Honda’s Alliston plants employ more than 4,200 people, making them Simcoe County's largest employer. By retooling both production lines at the Alliston plants, Honda will secure not only those jobs, but others throughout the automaker’s extensive Canadian supplier network.

Ford also said the government funding was important.

“This will assure Honda builds the next generation of hybrid vehicles right here,” said the premier, who also called Ontario an automotive powerhouse. “The cars of the future will be built here in Alliston and all across Ontario for decades to come.”

“It’s a major turning point for Honda and for Ontario,” said Vic Fedeli, Ontario minister of economic development, job creation and trade. 

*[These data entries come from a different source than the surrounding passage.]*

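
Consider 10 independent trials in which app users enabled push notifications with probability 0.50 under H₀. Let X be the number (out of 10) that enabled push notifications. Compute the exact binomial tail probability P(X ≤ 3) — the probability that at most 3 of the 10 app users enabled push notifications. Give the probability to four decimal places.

P = 0.1719

X is binomial with n = 10 and p = 0.50.
P(X ≤ 3) = C(10,0)·0.50^0·0.50^10 + C(10,1)·0.50^1·0.50^9 + C(10,2)·0.50^2·0.50^8 + C(10,3)·0.50^3·0.50^7.
= 0.000977 + 0.009766 + 0.043945 + 0.117188 = 0.1719.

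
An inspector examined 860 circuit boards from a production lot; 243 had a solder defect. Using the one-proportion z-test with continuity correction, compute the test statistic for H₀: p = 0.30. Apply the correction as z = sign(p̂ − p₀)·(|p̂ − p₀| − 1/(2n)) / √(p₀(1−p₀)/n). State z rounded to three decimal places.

The sample proportion is 243/860 = 0.28256. p̂ − p₀ = -0.017442.
Continuity correction 1/(2n) = 1/1720 = 0.000581.
Corrected numerator: |-0.017442| − 0.000581 = 0.016861.
Null standard error: √(0.30·0.70/860) = √0.000244186 = 0.015626.
z = −0.016861/0.015626 = -1.079.

z = -1.079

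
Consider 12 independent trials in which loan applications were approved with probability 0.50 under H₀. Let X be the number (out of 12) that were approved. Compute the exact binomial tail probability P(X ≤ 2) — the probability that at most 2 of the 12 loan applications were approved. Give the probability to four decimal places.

P = 0.0193

X ~ Binomial(n=12, p=0.50).
P(X ≤ 2) = C(12,0)·0.50^0·0.50^12 + C(12,1)·0.50^1·0.50^11 + C(12,2)·0.50^2·0.50^10.
= 0.000244 + 0.002930 + 0.016113 = 0.0193.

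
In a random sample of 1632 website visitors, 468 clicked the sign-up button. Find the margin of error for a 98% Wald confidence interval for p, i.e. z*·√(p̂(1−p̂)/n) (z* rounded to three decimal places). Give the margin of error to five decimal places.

Sample proportion p̂ = 468/1632 = 0.28676.
SE(p̂) = √(0.28676·0.71324/1632) = 0.011195.
For 98% confidence, z* = 2.326.
Margin of error = z*·SE = 2.326 × 0.011195 = 0.02604.

ME = 0.02604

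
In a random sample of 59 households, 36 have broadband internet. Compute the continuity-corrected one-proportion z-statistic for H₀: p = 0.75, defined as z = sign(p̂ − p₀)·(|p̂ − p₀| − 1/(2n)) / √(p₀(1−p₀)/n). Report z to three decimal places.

With x = 36 successes in n = 59, p̂ = 0.61017. p̂ − p₀ = -0.139831.
1/(2n) = 0.008475.
Corrected numerator: |-0.139831| − 0.008475 = 0.131356.
Under H₀, SE = √(p₀(1−p₀)/n) = √(0.75·0.25/59) = √0.003177966 = 0.056373.
z = (−)0.131356/0.056373 = -2.330.

z = -2.330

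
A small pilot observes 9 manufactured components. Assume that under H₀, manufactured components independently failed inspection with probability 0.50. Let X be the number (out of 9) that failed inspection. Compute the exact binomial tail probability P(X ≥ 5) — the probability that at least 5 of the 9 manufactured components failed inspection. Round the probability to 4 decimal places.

P = 0.5000

X ~ Binomial(n=9, p=0.50).
P(X ≥ 5) = Σ_{j=5}^{9} C(9,j)·0.50^j·0.50^{9−j}.
= 0.246094 + 0.164062 + 0.070312 + 0.017578 + 0.001953 = 0.5000.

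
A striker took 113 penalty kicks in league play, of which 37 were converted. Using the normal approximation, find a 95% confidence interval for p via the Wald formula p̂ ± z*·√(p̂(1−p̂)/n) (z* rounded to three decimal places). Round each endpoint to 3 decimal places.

(0.241, 0.414)

p̂ = 37/113 = 0.32743.
SE = √(p̂(1−p̂)/n) = √(0.220221/113) = 0.044146.
z* = 1.960 at the 95% level.
Margin of error: 1.960 × 0.044146 = 0.08653.
CI: 0.32743 ± 0.08653 = (0.241, 0.414).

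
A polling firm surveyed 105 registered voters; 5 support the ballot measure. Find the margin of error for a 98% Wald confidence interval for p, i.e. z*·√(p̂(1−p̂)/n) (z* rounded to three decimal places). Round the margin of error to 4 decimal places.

ME = 0.0483

The sample proportion is 5/105 = 0.04762.
SE = √(p̂(1−p̂)/n) = √(0.045351/105) = 0.020783.
z* = 2.326 at the 98% level.
So ME = 0.0483.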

Francois-Philippe Champagne, federal minister of innovation, science and industry, said Ottawa’s investment will help Honda produce vehicles Canadians want - those with low and zero emissions.

“This may be about seizing the moment,” he said. “Honda is a great example of how the economy and the environment can work together.”

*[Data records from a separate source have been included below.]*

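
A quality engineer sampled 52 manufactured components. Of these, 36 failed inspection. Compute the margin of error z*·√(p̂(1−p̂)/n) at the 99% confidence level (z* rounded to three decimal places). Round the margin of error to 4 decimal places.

ME = 0.1649

Sample proportion p̂ = 36/52 = 0.69231.
SE(p̂) = √(0.69231·0.30769/52) = 0.064004.
z* = 2.576 at the 99% level.
Margin of error = z*·SE = 2.576 × 0.064004 = 0.1649.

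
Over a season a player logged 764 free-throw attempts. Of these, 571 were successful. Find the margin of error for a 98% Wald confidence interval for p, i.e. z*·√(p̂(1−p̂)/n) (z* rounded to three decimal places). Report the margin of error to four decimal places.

ME = 0.0366

With x = 571 successes in n = 764, p̂ = 0.74738.
Standard error of p̂: √(0.188802/764) = √0.000247123 = 0.015720.
For 98% confidence, z* = 2.326.
Margin of error = z*·SE = 2.326 × 0.015720 = 0.0366.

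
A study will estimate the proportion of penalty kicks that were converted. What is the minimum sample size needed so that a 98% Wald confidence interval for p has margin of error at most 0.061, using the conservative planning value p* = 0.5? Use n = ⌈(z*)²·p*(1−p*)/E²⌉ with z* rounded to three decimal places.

n = 364

For 98% confidence, z* = 2.326.
p*(1−p*) = 0.50·0.50 = 0.2500.
Required n before rounding: 5.410276 × 0.2500 / 0.061² = 363.496.
⌈363.496⌉ = 364.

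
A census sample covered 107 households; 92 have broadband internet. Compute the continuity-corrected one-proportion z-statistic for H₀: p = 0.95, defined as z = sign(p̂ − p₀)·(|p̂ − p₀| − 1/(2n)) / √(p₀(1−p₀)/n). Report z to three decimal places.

Sample proportion p̂ = 92/107 = 0.85981. p̂ − p₀ = -0.090187.
1/(2n) = 0.004673.
Corrected numerator: |-0.090187| − 0.004673 = 0.085514.
SE₀ = √(0.95·0.05/107) = 0.021070.
z = (−)0.085514/0.021070 = -4.059.

z = -4.059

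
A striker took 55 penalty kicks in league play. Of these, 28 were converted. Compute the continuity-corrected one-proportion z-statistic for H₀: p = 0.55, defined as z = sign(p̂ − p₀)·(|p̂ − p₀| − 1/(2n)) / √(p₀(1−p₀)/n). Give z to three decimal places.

z = -0.474

p̂ = 28/55 = 0.50909. p̂ − p₀ = -0.040909.
Continuity correction 1/(2n) = 1/110 = 0.009091.
Corrected numerator: |-0.040909| − 0.009091 = 0.031818.
Null standard error: √(0.55·0.45/55) = √0.004500000 = 0.067082.
z = (−)0.031818/0.067082 = -0.474.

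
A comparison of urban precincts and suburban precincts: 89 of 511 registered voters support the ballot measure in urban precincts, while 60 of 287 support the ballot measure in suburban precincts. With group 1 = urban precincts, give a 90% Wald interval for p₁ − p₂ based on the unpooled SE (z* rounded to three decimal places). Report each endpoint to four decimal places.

(-0.0831, 0.0133)

p̂₁ = 0.17417, p̂₂ = 0.20906, so the observed difference is -0.03489.
SE = √(0.000281475 + 0.000576144) = √0.000857619 = 0.029285.
The 90% critical value is z* = 1.645. Margin = 1.645·0.029285 = 0.04817.
So the interval runs from -0.0831 to 0.0133.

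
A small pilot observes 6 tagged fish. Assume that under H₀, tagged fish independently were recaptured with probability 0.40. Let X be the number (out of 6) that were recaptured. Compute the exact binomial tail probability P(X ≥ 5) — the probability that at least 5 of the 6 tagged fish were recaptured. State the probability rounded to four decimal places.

P = 0.0410

X ~ Binomial(n=6, p=0.40).
P(X ≥ 5) = C(6,5)·0.40^5·0.60^1 + C(6,6)·0.40^6·0.60^0.
= 0.036864 + 0.004096 = 0.0410.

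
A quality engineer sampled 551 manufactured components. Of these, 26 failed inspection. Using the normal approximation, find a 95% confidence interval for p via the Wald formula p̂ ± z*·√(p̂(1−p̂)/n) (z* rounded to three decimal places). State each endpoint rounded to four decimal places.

(0.0295, 0.0649)

The sample proportion is 26/551 = 0.04719.
SE = √(p̂(1−p̂)/n) = √(0.044960/551) = 0.009033.
z* = 1.960 at the 95% level.
Margin = 1.960·0.009033 = 0.01770.
Interval: 0.04719 ± 0.01770 → (0.0295, 0.0649).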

As part of Honda’s goal to reach zero emissions by 2040, its Alliston plants are to implement new and innovative technologies, processes, supply chain and vehicle research  and development programs.

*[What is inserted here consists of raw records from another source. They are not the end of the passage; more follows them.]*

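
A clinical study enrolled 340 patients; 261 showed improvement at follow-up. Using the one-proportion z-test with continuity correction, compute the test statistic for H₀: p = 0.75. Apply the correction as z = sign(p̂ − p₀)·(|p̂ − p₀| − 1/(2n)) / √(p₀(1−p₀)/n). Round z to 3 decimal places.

With x = 261 successes in n = 340, p̂ = 0.76765. p̂ − p₀ = 0.017647.
1/(2n) = 0.001471.
Corrected numerator: |0.017647| − 0.001471 = 0.016176.
SE₀ = √(0.75·0.25/340) = 0.023483.
z = (+)0.016176/0.023483 = 0.689.

z = 0.689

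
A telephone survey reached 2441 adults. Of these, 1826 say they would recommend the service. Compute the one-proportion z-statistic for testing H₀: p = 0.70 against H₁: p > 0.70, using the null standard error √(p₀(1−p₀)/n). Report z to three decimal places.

The sample proportion is 1826/2441 = 0.74805.
Null standard error: √(0.70·0.30/2441) = √0.000086030 = 0.009275.
Test statistic: z = 0.04805/0.009275 = 5.181.

z = 5.181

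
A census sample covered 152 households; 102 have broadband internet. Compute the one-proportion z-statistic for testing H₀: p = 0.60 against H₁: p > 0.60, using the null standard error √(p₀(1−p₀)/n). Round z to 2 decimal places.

With x = 102 successes in n = 152, p̂ = 0.67105.
SE₀ = √(0.60·0.40/152) = 0.039736.
z = (0.67105 − 0.60)/0.039736 = 0.07105/0.039736 = 1.79.

z = 1.79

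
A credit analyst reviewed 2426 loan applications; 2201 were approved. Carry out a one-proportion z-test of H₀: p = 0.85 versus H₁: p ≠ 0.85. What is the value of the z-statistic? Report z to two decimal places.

The sample proportion is 2201/2426 = 0.90725.
SE₀ = √(0.85·0.15/2426) = 0.007250.
z = (0.90725 − 0.85)/0.007250 = 0.05725/0.007250 = 7.90.

z = 7.90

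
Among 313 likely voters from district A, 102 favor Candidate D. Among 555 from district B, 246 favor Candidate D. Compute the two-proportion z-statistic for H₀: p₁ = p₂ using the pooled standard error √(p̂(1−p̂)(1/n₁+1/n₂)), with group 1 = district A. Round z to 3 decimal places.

z = -3.388

p̂₁ = 102/313 = 0.32588, p̂₂ = 246/555 = 0.44324.
Pooling: p̂ = 348/868 = 0.40092.
SE = √[p̂(1−p̂)(1/n₁+1/n₂)] = √[0.40092·0.59908·(1/313+1/555)] ≈ 0.034643.
z = (p̂₁ − p̂₂)/SE = (0.32588 − 0.44324)/0.034643 = -0.11736/0.034643 = -3.388.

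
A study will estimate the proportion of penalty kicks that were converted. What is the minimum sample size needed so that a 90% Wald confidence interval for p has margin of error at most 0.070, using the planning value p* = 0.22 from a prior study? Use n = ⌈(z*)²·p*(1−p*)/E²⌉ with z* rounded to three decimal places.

For 90% confidence, z* = 1.645.
p*(1−p*) = 0.22·0.78 = 0.1716.
Required n before rounding: 2.706025 × 0.1716 / 0.070² = 94.766.
⌈94.766⌉ = 95.

n = 95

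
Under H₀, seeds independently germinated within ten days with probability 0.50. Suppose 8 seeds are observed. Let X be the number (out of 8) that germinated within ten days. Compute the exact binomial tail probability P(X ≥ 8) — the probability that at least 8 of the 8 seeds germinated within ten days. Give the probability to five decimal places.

P = 0.00391

X ~ Binomial(n=8, p=0.50).
P(X ≥ 8) = C(8,8)·0.50^8·0.50^0.
= 0.003906 = 0.00391.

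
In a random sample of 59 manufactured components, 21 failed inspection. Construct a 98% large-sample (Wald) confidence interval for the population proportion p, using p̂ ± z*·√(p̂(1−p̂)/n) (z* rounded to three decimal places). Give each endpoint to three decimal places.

p̂ = 21/59 = 0.35593.
SE(p̂) = √(0.35593·0.64407/59) = 0.062334.
For 98% confidence, z* = 2.326.
Margin = 2.326·0.062334 = 0.14499.
Interval: 0.35593 ± 0.14499 → (0.211, 0.501).

(0.211, 0.501)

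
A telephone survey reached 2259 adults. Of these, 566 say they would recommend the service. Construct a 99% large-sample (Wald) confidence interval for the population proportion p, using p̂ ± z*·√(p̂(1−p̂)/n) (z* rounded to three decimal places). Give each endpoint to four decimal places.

(0.2271, 0.2740)

With x = 566 successes in n = 2259, p̂ = 0.25055.
Standard error of p̂: √(0.187776/2259) = √0.000083124 = 0.009117.
The 99% critical value is z* = 2.576.
Margin of error: 2.576 × 0.009117 = 0.02349.
Interval: 0.25055 ± 0.02349 → (0.2271, 0.2740).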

And it will become North America’s lead plant for the new 2023 CR-V hybrid crossover.

“This investment not only ensures our product and manufacturing competitiveness within Ontario, Canada and abroad, but also significantly bolsters our ongoing efforts to reduce greenhouse gas (GHG) emissions to help Canada attain its overall climate targets,” said Jean Marc Leclerc, president and CEO of Honda Canada.

Honda says its new hybrid vehicles will reduce GHGs by 30 per cent compared to traditional gas-powered vehicles.

Ford was asked during media questioning about cancelling the province’s rebate program for electric vehicles in 2018.

“Since we’ve been in office, electric vehicles have tripled in sales,” the premier replied.

Honda has the capacity to produce more than 400,000 vehicles and 190,000 engines annually, including the Honda Civic and CR-V models for the Canadian and North America markets, as well as for export. Approximately 100,000 Canadian-built Civics and CR-Vs are sold annually in Canada.

The Civic has been Canada’s best-selling passenger car for 24 consecutive years.